Второй важный сценографический ход, использованный Любимовым, — это световое решение спектакля. «Гамлет» у него происходит не вне времени и пространства. У любимовского «Гамлета» есть четкое время, вернее даже — момент действия. Это — ночь. Как вспоминал театровед В. Гаевский: «Ночь здесь реальное обстоятельство времени и обобщенное условие бытия. Ночью происходят тайные встречи, король принимает доносы и замышляет преступления. Ночь — сообщница узурпаторов, захвативших власть, но она также сообщница Гамлета, его тайная и надежная подруга. Театр играет трагедию человека, который обречен жить и умереть ночью. Глухая тоска по недоступности дня — лирический подтекст роли. Мысли Гамлета — мрачные, ночные мысли. Дело Гамлета — мрачное, ночное дело. Его ночная совесть чиста, но, умирая, он думает о будущем, он мучим иной, человеческой совестью»[41].

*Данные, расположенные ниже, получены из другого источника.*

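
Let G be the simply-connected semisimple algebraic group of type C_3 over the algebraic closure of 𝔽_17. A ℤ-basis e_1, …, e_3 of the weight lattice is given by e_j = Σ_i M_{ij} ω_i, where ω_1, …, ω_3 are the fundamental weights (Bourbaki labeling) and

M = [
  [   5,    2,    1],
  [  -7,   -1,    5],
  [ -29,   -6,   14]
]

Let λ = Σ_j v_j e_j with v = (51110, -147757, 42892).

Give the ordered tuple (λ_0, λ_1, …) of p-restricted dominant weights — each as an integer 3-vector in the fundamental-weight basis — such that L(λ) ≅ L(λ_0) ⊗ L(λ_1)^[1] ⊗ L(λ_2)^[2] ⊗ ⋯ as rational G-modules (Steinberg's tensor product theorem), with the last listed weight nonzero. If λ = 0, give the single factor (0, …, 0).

Change of basis e → ω: c = M·v where v = (51110, -147757, 42892):
  c_1 = 5·51110 + (2)·(-147757) + 1·42892 = 2928
  c_2 = (-7)·(51110) + (-1)·(-147757) + 5·42892 = 4447
  c_3 = (-29)·(51110) + (-6)·(-147757) + 14·42892 = 4840
Expand coordinatewise in base 17:
  c_1 = 2928 = 4·17^0 + 2·17^1 + 10·17^2
  c_2 = 4447 = 10·17^0 + 6·17^1 + 15·17^2
  c_3 = 4840 = 12·17^0 + 12·17^1 + 16·17^2
p-restricted factor λ_0 = (4, 10, 12)
p-restricted factor λ_1 = (2, 6, 12)
p-restricted factor λ_2 = (10, 15, 16)

((4, 10, 12), (2, 6, 12), (10, 15, 16))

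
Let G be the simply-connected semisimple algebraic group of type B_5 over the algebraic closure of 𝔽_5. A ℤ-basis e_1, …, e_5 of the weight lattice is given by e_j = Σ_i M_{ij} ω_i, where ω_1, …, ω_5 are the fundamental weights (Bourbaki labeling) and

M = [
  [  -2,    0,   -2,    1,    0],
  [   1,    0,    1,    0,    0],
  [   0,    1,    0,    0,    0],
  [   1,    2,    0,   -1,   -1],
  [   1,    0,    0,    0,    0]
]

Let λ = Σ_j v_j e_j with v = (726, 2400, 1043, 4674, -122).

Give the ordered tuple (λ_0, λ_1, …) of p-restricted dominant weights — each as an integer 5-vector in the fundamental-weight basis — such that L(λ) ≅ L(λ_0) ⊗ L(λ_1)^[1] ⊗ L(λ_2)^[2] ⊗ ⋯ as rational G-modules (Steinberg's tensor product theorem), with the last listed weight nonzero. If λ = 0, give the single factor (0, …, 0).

Compute c_i = Σ_j M_{ij} v_j with v = (726, 2400, 1043, 4674, -122):
  c_1 = -2*726 + 0*2400 + -2*1043 + 1*4674 + 0*-122 = 1136
  c_2 = 1*726 + 0*2400 + 1*1043 + 0*4674 + 0*-122 = 1769
  c_3 = 0*726 + 1*2400 + 0*1043 + 0*4674 + 0*-122 = 2400
  c_4 = 1*726 + 2*2400 + 0*1043 + -1*4674 + -1*-122 = 974
  c_5 = 1*726 + 0*2400 + 0*1043 + 0*4674 + 0*-122 = 726
Writing each c_i in base p = 5:
  c_1 = 1136 = 1·5^0 + 2·5^1 + 0·5^2 + 4·5^3 + 1·5^4
  c_2 = 1769 = 4·5^0 + 3·5^1 + 0·5^2 + 4·5^3 + 2·5^4
  c_3 = 2400 = 0·5^0 + 0·5^1 + 1·5^2 + 4·5^3 + 3·5^4
  c_4 = 974 = 4·5^0 + 4·5^1 + 3·5^2 + 2·5^3 + 1·5^4
  c_5 = 726 = 1·5^0 + 0·5^1 + 4·5^2 + 0·5^3 + 1·5^4
p-restricted factor λ_0 = (1, 4, 0, 4, 1)
p-restricted factor λ_1 = (2, 3, 0, 4, 0)
p-restricted factor λ_2 = (0, 0, 1, 3, 4)
p-restricted factor λ_3 = (4, 4, 4, 2, 0)
p-restricted factor λ_4 = (1, 2, 3, 1, 1)

((1, 4, 0, 4, 1), (2, 3, 0, 4, 0), (0, 0, 1, 3, 4), (4, 4, 4, 2, 0), (1, 2, 3, 1, 1))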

Тема ночи подкреплялась еще одним неожиданным персонажем: живым петухом, о котором с восторгом вспоминает Смехов: «Петух — это отдельная поэма. Он отбивался от белых перчаток монтировщиков смены на верхотуре, над левым порталом. В правильные минуты он кричал — раз пять за время спектакля. Потом его отселили подальше от сцены — отдельно, но комфортно, в административной части театра. Ему даже подарили курицу-подругу. И он кричал иногда невпопад — громче, чем неталантливые петухи, и мешал другим спектаклям. А на гастролях у нас появлялись местные Пети: ручные милые в Тбилиси и в Питере, бойцовские мерзавцы — в Будапеште и Белграде, меланхолик Петя — в Париже…»[42]. Конечно, этот петух, как символ перехода от ночи к рассвету, символ перелома, символ «связи времен», разорванного стыка, который пытается соединить Гамлет, был необходим Любимову — как еще один выпуклый, грубоватый, прямой, но невероятно точный режиссерский жест.
Световое и цветовое решение любимовского «Гамлета» (к счастью, у нас есть цветные видеозаписи фрагментов спектакля, и мы можем видеть, как эта постановка была решена) — черно-белое, с малыми вкраплениями коричневого, бурого цветов. Цвета «Герники» Пикассо, цвета черно-белого ужаса, искаженные фигуры, выхваченные ночными прожекторами, понятная метафора для зрителей 70-х годов. Грубые костюмы из шерсти — свитера тройной вязки. Об этом говорил и Любимов, а затем его мысли идеально транслировали и актеры, Высоцкий в том числе — так, в интервью болгарскому телевидению он рассказывал: «…Век был очень грубый, жестокий, суровый, и они ходили-то в коже и в шерсти. Овцы-то были всегда, всегда стригли, делали одежды из шерсти. И мы в нашем спектакле тоже одеты очень просто в грубых-грубых шерстяных вещах. Но самое интересное, что это оказалось очень современно, потому что сейчас тоже шерсть носят…»[43].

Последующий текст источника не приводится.